I'm so sorry to hear this. Miscarriage is a hard, sad thing to go through. I too once had a D and C just to have my body go into labor anyway a few days later. But that only happened once out of seven so I totally recommend the D and C. Also, it has always helped me to share and talk about it with anyone who asks. Keep the faith!
On another note, I have loved this "30 Days" series. It has been so fun to read and keep up on. You are such a fun person. I like your drive to do fun stuff!

Jared and Dani said...

I LOVE chef Dee! Glad you enjoyed the food there. Also, you showed a lot of bravery sharing your story. I had a miscarriage before each of my other pregnancies and the only thing more painful than the physical was the emotional. You and Wyatt are both in my prayers.

M said...

I'm glad I still have your blog in my google reader so I can offer my support. I always get so sad when I hear of another infertility story.
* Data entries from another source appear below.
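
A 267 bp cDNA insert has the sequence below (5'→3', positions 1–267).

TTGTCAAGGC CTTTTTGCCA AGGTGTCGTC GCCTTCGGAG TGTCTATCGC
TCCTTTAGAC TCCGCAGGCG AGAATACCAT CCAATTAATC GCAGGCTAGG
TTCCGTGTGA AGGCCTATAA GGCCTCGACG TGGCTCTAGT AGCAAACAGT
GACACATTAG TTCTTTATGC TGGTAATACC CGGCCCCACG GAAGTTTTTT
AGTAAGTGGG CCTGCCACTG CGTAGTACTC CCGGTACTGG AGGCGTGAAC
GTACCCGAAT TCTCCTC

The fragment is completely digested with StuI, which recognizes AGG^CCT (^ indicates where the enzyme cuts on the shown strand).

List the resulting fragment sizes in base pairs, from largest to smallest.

StuI sites (AGGCCT) start at positions 7, 111, 120.
StuI cuts after base 3 of each site, so after positions 9, 113, 122.
Linear molecule, 3 cuts → 4 fragments:
  1–9 → 9 bp
  10–113 → 104 bp
  114–122 → 9 bp
  123–267 → 145 bp
Sorted largest to smallest: 145, 104, 9, 9 bp.

145, 104, 9, 9 bp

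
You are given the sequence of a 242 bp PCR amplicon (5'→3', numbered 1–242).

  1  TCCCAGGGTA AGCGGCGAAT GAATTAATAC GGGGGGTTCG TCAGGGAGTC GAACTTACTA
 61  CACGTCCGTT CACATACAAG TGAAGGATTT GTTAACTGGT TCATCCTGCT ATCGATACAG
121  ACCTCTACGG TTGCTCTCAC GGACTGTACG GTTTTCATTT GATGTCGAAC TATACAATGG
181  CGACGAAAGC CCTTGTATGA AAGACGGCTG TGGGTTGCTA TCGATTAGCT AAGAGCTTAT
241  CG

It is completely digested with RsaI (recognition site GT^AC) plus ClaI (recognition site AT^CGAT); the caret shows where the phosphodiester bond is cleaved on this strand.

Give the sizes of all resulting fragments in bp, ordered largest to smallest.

112, 74, 35, 21 bp

The RsaI site (GTAC) starts at position 146.
RsaI cuts after base 2 of each site, so after position 147.
ClaI sites (ATCGAT) start at positions 111, 220.
ClaI cuts after base 2 of each site, so after positions 112, 221.
Combined cut positions: 112, 147, 221.
Linear molecule, 3 cuts → 4 fragments:
  1–112 → 112 bp
  113–147 → 35 bp
  148–221 → 74 bp
  222–242 → 21 bp
Sorted largest to smallest: 112, 74, 35, 21 bp.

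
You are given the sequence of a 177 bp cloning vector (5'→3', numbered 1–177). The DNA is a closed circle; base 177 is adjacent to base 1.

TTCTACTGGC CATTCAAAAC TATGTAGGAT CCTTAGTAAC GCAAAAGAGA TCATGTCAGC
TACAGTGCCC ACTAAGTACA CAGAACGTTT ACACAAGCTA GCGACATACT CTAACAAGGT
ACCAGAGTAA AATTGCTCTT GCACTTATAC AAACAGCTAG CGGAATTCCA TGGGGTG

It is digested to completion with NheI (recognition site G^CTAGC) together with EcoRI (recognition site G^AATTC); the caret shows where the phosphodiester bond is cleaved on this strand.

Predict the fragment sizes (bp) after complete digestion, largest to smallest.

111, 59, 7 bp

NheI sites (GCTAGC) start at positions 97, 156.
NheI cuts after the first base of each site, so after positions 97, 156.
The EcoRI site (GAATTC) starts at position 163.
EcoRI cuts after the first base of each site, so after position 163.
Combined cut positions: 97, 156, 163.
Circular molecule, 3 cuts → 3 fragments:
  98–156 → 59 bp
  157–163 → 7 bp
  164–177 then 1–97 → 14 + 97 = 111 bp
Sorted largest to smallest: 111, 59, 7 bp.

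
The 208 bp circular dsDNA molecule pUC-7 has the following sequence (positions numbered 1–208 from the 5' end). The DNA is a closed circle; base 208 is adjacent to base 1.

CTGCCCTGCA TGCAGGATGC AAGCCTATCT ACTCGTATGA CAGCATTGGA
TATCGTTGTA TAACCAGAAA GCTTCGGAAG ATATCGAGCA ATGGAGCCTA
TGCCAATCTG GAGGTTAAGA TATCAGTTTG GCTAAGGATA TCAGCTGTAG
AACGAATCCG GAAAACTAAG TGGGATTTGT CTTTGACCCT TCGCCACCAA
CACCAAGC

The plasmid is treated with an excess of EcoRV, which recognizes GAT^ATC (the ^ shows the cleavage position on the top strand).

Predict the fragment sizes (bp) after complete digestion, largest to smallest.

120, 39, 31, 18 bp

EcoRV sites (GATATC) start at positions 49, 80, 119, 137.
EcoRV cuts after base 3 of each site, so after positions 51, 82, 121, 139.
Circular molecule, 4 cuts → 4 fragments:
  52–82 → 31 bp
  83–121 → 39 bp
  122–139 → 18 bp
  140–208 then 1–51 → 69 + 51 = 120 bp
Sorted largest to smallest: 120, 39, 31, 18 bp.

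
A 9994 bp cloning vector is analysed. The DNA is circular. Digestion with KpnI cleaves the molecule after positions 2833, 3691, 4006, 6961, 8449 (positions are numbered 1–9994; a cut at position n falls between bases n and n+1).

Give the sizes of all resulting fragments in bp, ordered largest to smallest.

4378, 2955, 1488, 858, 315 bp

Circular molecule, 5 cuts → 5 fragments:
  3691 − 2833 = 858 bp
  4006 − 3691 = 315 bp
  6961 − 4006 = 2955 bp
  8449 − 6961 = 1488 bp
  wrap: 9994 − 8449 + 2833 = 4378 bp
Sorted largest to smallest: 4378, 2955, 1488, 858, 315 bp.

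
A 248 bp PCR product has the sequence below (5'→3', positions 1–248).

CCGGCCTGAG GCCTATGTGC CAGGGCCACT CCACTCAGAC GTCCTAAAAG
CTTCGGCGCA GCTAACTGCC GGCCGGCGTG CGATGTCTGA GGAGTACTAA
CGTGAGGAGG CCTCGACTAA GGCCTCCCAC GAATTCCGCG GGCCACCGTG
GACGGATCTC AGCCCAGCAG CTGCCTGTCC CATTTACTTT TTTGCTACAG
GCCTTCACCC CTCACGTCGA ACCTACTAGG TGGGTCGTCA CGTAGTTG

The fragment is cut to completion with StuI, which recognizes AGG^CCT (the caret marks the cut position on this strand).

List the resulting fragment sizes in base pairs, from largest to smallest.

StuI sites (AGGCCT) start at positions 9, 108, 120, 199.
StuI cuts after base 3 of each site, so after positions 11, 110, 122, 201.
Linear molecule, 4 cuts → 5 fragments:
  1–11 → 11 bp
  12–110 → 99 bp
  111–122 → 12 bp
  123–201 → 79 bp
  202–248 → 47 bp
Sorted largest to smallest: 99, 79, 47, 12, 11 bp.

99, 79, 47, 12, 11 bp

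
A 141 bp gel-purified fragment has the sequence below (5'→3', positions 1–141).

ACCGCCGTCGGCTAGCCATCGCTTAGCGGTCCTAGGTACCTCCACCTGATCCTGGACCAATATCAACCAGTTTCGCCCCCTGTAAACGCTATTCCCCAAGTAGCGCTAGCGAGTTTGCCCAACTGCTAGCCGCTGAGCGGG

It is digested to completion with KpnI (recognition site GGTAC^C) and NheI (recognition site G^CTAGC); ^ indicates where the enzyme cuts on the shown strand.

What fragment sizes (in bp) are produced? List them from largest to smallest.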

As you know, you are not alone in your sorrow. But you MUST know that your maturity and optimism in how you are handling this is unique and is/will be a blessing to many. Good luck! I hope your journey is quick and you get your baby very soon.

And... happy birthday!

Michelle

Collette said...

Britty-
I haven't read this until today. First, Happy Happy birthday. I love that you celebrate as long as possible. That is so you:)
Your miscarriages just break my heart. Sometimes I feel so guilty because I was able to have kids so easily with no complications. It doesn't seem fair, especially when I have so many cousins that are just like you.
Thanks for sharing. We can all be a lot more sensitive to your situation and celebrate so much more when your babies do come!
I love you!!

Mel said...

Happy Happy Birth-year, my friend!! Obviously, I am a little tardy on seeing how all 30 days went. I just want to say I think you and Wyatt are WONDERFUL! You have such a great presence about you that makes those around you feel friendship, love, happiness and joy for life. I am so sorry you have gone through this, and I won't even try to pretend to know why great people go through hard things. Please know we are here for you, too, as are all these people who love and comment and care about you! If you ever need a Disneyland companion - count me in! :) It has been so fun looking over all your birthday pictures, thoughts and memories. Love you!

Liza said...

Happy late Birthday! I have enjoyed reading your ways of celebrating, makes me want to do the same next year!

It takes courage to share your story with the world. I too have had the heartbreak of miscarriage, and was glad to learn I wasn't the only one who struggled to get pregnant and have a baby. Your day will come and you will be fantastic parents!